Originally hailing from Baltimore, underwater hipster whisperers Animal Collective are the Godfathers of chillwave, and can lay legitimate claim to being the most influential rock band of the last decade.
Multi-instrumentalist Josh Dibb aka Deakin was absent from 2009’s Pitchfork dominating Merriweather Post Pavilion (Domino), but he’s back with the band, who will be playing Astra on Friday, May 20 as part of the three-day Melt! Klub Weekender. Check out our interview with Planningtorock as part of our Melt! Kub Weekender package.
You sat out Merriweather.
Definitely. I think that was probably a very different experience for us than for the fans. We recorded [2007’s] Strawberry Jam (Domino), and at that moment I didn’t want to jump back into it – I was dealing with a lot of stuff. Everybody else had a lot of energy to push into writing new music. I needed a break; those dudes wanted to keep doing stuff.
Which turned into something of a public breakthrough.
We’re really in-the-moment people. At the time, we didn’t really think about how serious it would be, what would happen with those songs. If something was created with specific band members and their instruments, that’s how it should stay until it runs its natural course. Some of those things last a few months, in the case of Merriweather, it lasted, you know, two-and-a-half years. We honor the eras that we go through. None of us ever questioned that we would play music together again.

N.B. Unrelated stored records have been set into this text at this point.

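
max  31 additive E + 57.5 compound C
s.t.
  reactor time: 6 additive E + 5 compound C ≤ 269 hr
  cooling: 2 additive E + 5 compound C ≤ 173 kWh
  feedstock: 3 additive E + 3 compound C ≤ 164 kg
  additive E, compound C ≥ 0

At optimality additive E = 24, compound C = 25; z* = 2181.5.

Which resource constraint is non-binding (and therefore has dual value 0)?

reactor time: 269/269 (binding)
cooling: 173/173 (binding)
feedstock: 147/164 (slack 17)
By complementary slackness, a constraint with positive slack has shadow price 0 → feedstock.

feedstock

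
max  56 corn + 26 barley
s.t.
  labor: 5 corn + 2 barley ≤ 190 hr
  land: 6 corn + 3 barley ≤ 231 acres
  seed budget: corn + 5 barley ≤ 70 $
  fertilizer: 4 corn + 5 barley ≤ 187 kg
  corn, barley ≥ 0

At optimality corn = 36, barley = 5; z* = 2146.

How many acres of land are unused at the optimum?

0

land used = 6·36 + 3·5 = 231; slack = 231 − 231 = 0.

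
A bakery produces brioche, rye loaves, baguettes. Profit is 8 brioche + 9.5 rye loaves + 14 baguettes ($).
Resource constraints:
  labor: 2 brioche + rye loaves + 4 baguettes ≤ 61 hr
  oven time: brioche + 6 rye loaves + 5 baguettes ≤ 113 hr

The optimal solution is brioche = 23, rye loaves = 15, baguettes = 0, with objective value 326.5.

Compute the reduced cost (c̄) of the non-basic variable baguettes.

Both labor and oven time are binding at x*.
Dual feasibility on the basic columns requires 2·y_labor + 1·y_oven time = 8, 1·y_labor + 6·y_oven time = 9.5.
Solving: y_labor = 3.5, y_oven time = 1.
Reduced cost of baguettes: c₃ − yᵀa₃ = 14 − (3.5·4 + 1·5) = 14 − 19 = -5.

-5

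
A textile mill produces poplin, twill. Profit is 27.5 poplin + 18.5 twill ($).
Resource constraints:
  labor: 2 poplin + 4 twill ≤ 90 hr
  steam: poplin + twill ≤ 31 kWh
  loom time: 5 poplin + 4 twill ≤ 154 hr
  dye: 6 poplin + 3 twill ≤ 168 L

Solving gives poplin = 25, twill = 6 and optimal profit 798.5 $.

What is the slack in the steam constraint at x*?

0

steam used = 1·25 + 1·6 = 31; slack = 31 − 31 = 0.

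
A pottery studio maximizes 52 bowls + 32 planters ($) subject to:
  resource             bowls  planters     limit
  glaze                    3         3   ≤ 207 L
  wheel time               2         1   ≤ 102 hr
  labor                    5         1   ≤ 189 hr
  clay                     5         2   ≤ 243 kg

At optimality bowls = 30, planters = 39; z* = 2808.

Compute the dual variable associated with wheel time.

At the optimum: glaze uses 207 of 207 (binding); wheel time uses 99 of 102 (slack = 3); labor uses 189 of 189 (binding); clay uses 228 of 243 (slack = 15).
Slack constraints have shadow price 0 (complementary slackness).
The binding rows give the dual system: 3·y_glaze + 5·y_labor = 52 and 3·y_glaze + 1·y_labor = 32.
→ y_glaze = 9 and y_labor = 5.
Shadow price of wheel time = 0.

0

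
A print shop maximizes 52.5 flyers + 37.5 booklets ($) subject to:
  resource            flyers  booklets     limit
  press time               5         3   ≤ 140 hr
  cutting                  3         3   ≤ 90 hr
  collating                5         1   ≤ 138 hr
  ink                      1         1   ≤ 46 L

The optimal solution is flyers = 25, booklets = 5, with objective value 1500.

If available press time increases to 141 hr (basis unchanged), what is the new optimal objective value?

1507.5

Check each constraint at x*: press time 140/140 (tight); cutting 90/90 (tight); collating 130/138 (slack 8); ink 30/46 (slack 16).
By complementary slackness, y = 0 for the non-binding constraints.
From A_Bᵀ y = c: 5·y_press time + 3·y_cutting = 52.5; 3·y_press time + 3·y_cutting = 37.5.
Solving: y_press time = 7.5, y_cutting = 5.
Δz = y_press time·Δb = 7.5 × (1) = 7.5, so new z* = 1500 + 7.5 = 1507.5.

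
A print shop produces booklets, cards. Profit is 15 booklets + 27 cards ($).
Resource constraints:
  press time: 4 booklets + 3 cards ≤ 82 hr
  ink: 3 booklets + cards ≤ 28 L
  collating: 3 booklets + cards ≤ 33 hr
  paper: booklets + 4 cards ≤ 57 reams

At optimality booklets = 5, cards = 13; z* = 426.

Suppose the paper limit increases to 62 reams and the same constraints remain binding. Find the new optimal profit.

456

Check each constraint at x*: press time 59/82 (slack 23); ink 28/28 (tight); collating 28/33 (slack 5); paper 57/57 (tight).
Since press time, collating are not tight, their duals are 0.
The binding rows give the dual system: 3·y_ink + 1·y_paper = 15 and 1·y_ink + 4·y_paper = 27.
Solving: y_ink = 3, y_paper = 6.
Δz = y_paper·Δb = 6 × (5) = 30, so new z* = 426 + 30 = 456.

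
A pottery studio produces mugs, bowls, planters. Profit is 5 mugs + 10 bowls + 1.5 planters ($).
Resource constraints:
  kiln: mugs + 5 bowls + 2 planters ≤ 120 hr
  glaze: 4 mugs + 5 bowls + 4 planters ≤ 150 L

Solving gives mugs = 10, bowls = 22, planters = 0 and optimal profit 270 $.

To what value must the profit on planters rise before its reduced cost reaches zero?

6

At the optimum: kiln uses 120 of 120 (binding); glaze uses 150 of 150 (binding).
Dual feasibility on the basic columns requires 1·y_kiln + 4·y_glaze = 5, 5·y_kiln + 5·y_glaze = 10.
→ y_kiln = 1 and y_glaze = 1.
planters enters the basis when its profit ≥ yᵀa₃ = 1·2 + 1·4 = 6.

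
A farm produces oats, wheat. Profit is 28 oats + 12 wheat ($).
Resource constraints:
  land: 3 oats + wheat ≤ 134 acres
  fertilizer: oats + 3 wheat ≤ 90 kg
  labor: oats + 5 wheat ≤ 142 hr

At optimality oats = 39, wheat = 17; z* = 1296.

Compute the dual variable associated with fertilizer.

Binding: land and fertilizer. Non-binding: labor (18 unused).
Slack constraints have shadow price 0 (complementary slackness).
Dual feasibility on the basic columns requires 3·y_land + 1·y_fertilizer = 28, 1·y_land + 3·y_fertilizer = 12.
Solving: y_land = 9, y_fertilizer = 1.
Shadow price of fertilizer = 1.

1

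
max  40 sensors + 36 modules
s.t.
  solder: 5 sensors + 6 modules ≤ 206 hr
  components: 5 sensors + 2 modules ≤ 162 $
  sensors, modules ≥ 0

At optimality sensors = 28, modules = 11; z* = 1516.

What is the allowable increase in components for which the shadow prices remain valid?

44

Binding constraints: solder, components. The basis is B = [[5,6],[5,2]] with det -20.
Per unit increase in components, x* moves by d = (0.3, -0.25).
The basis stays optimal until modules reaches 0; allowable increase = 44 $.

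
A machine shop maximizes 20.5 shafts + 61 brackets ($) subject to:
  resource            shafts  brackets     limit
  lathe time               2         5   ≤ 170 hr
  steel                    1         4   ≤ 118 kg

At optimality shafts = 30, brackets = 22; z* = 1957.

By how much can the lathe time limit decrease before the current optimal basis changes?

22.5

Binding constraints: lathe time, steel. The basis is B = [[2,5],[1,4]] with det 3.
Per unit decrease in lathe time, x* moves by d = (-1.3333, 0.3333).
The basis stays optimal until shafts reaches 0; allowable decrease = 22.5 hr.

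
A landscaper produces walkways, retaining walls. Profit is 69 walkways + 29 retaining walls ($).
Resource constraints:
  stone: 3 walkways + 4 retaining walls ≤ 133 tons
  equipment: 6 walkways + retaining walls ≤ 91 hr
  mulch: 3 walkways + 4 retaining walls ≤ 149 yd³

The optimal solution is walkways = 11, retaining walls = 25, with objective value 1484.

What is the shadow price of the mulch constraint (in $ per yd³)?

0

Check each constraint at x*: stone 133/133 (tight); equipment 91/91 (tight); mulch 133/149 (slack 16).
By complementary slackness, y = 0 for the non-binding constraint.
The binding rows give the dual system: 3·y_stone + 6·y_equipment = 69 and 4·y_stone + 1·y_equipment = 29.
This yields shadow prices y_stone = 5, y_equipment = 9.
Shadow price of mulch = 0.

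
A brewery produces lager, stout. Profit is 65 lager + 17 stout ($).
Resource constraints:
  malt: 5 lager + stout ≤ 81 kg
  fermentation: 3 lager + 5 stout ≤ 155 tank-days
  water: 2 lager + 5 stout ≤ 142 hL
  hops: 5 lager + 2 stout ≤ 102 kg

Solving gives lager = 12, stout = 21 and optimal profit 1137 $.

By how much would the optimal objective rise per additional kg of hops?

Binding: malt and hops. Non-binding: fermentation (14 unused), water (13 unused).
Since fermentation, water are not tight, their duals are 0.
The binding rows give the dual system: 5·y_malt + 5·y_hops = 65 and 1·y_malt + 2·y_hops = 17.
Solving: y_malt = 9, y_hops = 4.
Shadow price of hops = 4.

4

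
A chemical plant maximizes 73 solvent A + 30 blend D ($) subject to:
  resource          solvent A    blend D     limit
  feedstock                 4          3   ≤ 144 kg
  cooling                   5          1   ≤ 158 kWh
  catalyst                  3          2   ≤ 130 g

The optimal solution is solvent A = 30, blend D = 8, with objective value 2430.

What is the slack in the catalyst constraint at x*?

24

catalyst used = 3·30 + 2·8 = 106; slack = 130 − 106 = 24.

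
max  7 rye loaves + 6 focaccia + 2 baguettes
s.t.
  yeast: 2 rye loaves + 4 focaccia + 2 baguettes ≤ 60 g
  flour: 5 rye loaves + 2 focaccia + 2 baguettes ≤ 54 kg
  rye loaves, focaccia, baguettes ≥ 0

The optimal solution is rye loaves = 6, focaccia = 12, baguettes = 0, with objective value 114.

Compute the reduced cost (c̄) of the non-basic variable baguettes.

At the optimum: yeast uses 60 of 60 (binding); flour uses 54 of 54 (binding).
Dual feasibility on the basic columns requires 2·y_yeast + 5·y_flour = 7, 4·y_yeast + 2·y_flour = 6.
Solving: y_yeast = 1, y_flour = 1.
Reduced cost of baguettes: c₃ − yᵀa₃ = 2 − (1·2 + 1·2) = 2 − 4 = -2.

-2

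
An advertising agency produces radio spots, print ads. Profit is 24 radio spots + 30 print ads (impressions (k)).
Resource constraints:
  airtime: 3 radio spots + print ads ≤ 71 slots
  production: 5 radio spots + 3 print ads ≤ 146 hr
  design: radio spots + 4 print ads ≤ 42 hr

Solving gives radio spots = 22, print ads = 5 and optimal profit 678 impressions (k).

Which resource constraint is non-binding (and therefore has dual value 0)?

airtime: 71/71 (binding)
production: 125/146 (slack 21)
design: 42/42 (binding)
By complementary slackness, a constraint with positive slack has shadow price 0 → production.

production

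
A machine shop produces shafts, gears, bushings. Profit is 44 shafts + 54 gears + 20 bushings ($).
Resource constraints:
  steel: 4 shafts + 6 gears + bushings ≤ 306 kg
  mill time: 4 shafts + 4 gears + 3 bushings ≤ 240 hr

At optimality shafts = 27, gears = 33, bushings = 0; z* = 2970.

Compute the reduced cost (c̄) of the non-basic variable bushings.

-3

At the optimum: steel uses 306 of 306 (binding); mill time uses 240 of 240 (binding).
The binding rows give the dual system: 4·y_steel + 4·y_mill time = 44 and 6·y_steel + 4·y_mill time = 54.
This yields shadow prices y_steel = 5, y_mill time = 6.
Reduced cost of bushings: c₃ − yᵀa₃ = 20 − (5·1 + 6·3) = 20 − 23 = -3.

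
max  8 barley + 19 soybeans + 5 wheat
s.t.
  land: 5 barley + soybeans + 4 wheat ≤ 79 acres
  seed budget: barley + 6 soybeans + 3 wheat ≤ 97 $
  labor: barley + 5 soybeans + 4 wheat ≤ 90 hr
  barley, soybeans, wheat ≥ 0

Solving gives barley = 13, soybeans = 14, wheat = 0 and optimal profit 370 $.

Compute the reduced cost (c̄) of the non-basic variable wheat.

At the optimum: land uses 79 of 79 (binding); seed budget uses 97 of 97 (binding); labor uses 83 of 90 (slack = 7).
Since labor is not tight, its dual is 0.
Dual feasibility on the basic columns requires 5·y_land + 1·y_seed budget = 8, 1·y_land + 6·y_seed budget = 19.
→ y_land = 1 and y_seed budget = 3.
Reduced cost of wheat: c₃ − yᵀa₃ = 5 − (1·4 + 3·3) = 5 − 13 = -8.

-8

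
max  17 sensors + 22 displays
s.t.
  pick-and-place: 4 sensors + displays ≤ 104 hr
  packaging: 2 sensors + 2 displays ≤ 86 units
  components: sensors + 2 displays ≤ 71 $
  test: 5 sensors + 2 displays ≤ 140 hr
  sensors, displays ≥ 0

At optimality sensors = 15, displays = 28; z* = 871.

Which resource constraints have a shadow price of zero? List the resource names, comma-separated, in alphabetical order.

pick-and-place, test

pick-and-place: 88/104 (slack 16)
packaging: 86/86 (binding)
components: 71/71 (binding)
test: 131/140 (slack 9)
By complementary slackness, a constraint with positive slack has shadow price 0 → pick-and-place, test.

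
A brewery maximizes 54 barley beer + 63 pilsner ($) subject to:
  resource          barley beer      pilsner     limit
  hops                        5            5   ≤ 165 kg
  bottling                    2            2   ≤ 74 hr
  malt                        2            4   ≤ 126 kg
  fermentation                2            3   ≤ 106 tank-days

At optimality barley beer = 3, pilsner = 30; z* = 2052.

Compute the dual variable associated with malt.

4.5

Check each constraint at x*: hops 165/165 (tight); bottling 66/74 (slack 8); malt 126/126 (tight); fermentation 96/106 (slack 10).
Slack constraints have shadow price 0 (complementary slackness).
From A_Bᵀ y = c: 5·y_hops + 2·y_malt = 54; 5·y_hops + 4·y_malt = 63.
This yields shadow prices y_hops = 9, y_malt = 4.5.
Shadow price of malt = 4.5.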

There are rumors of new material.
We haven’t made any concrete plans to be in the studio or anything – we’ve been talking about it and it’s something we want to happen sooner rather than later. We’ve traditionally been a band that’s always written new material and played it live and then recorded it later. There’s a few songs here and there that didn’t get written until we were in the studio but, generally, we like to try stuff out live.
So far the new stuff is just a live thing. We just came back from a West Coast tour which was super fun and really, really great. But having just come off of Merriweather Post Pavilion and with people really wanting that, we come on and we play, you know, ten new songs and maybe two songs off of Merriweather. For some people that’s really exciting, and for others it can be alienating. We’re fine with that on some level, but we’re gonna be playing this new stuff for the next couple tours.
Has your return lead to a different musical direction?
Merriweather was such a sample-based record and the mentality that went into that, we all got really psyched about coming back to more of a raw, live…just playing. [Percussionist] Noah [Lennox, aka Panda Bear] is playing a full kit, well, a strange full kit. He’s actually playing drums again. I feel like a lot of the stuff we interview about, before we get into writing songs or recording, just ends up getting taken too literally. Because we might say, like, “We really want this record to be this,” and we’ll talk about that for a year. But in the end it comes out to be nothing like that. We’re all just excited to play together again.
At some point, you have to decide if you’re doing it for yourself or your fans.
Exactly. And the other side, psychologically, is that we’ve always been that way, I would say almost to a fault. When it comes to songs we’re gonna play live, how we record stuff – we really don’t take into account what anybody else thinks. And I think that’s a great thing. I think that’s probably why we’ve been able to do it as long as we have. It’s a weird thing! You play an album live before it’s been recorded, and a lot of your hardcore fans basically have that record [bootlegged], and then when the record comes out different it can be a disappointment for them. So it’s a struggle.
Seems like an odd thing to complain about. They’re getting new recordings.
We’ve talked about what it would feel like to record an album first, and then go play it. We’ve never done that before. And at some moments it seemed like this record could have been that. I’m sure there will still be a lot on the new record that we probably will just do in the studio.
Seeing a band live can be most interesting when they’re not promoting a new album.
Totally. That’s how I feel. I think we all say this in different ways. I just went to go see Neil Young recently – he’d be playing, you know, “Cinnamon Girl”, and I was stoked, there’s no doubt. But the reason I thought it was a great show was because there’s a dude who, as old as he is and as long as he’s been playing, was in no way playing to nostalgia. He was still just expressing himself. That was apparent whether he was playing old songs or new songs. In general when I go see music, what I want is to have my interest piqued in some form. And that comes out of stuff that is surprising to me rather than stuff that is expected. It’s great to be able to know the lyrics to a song, but there’s also something really great about being like, “Holy shit, that’s a great experience for me.” I think all of us feel that way.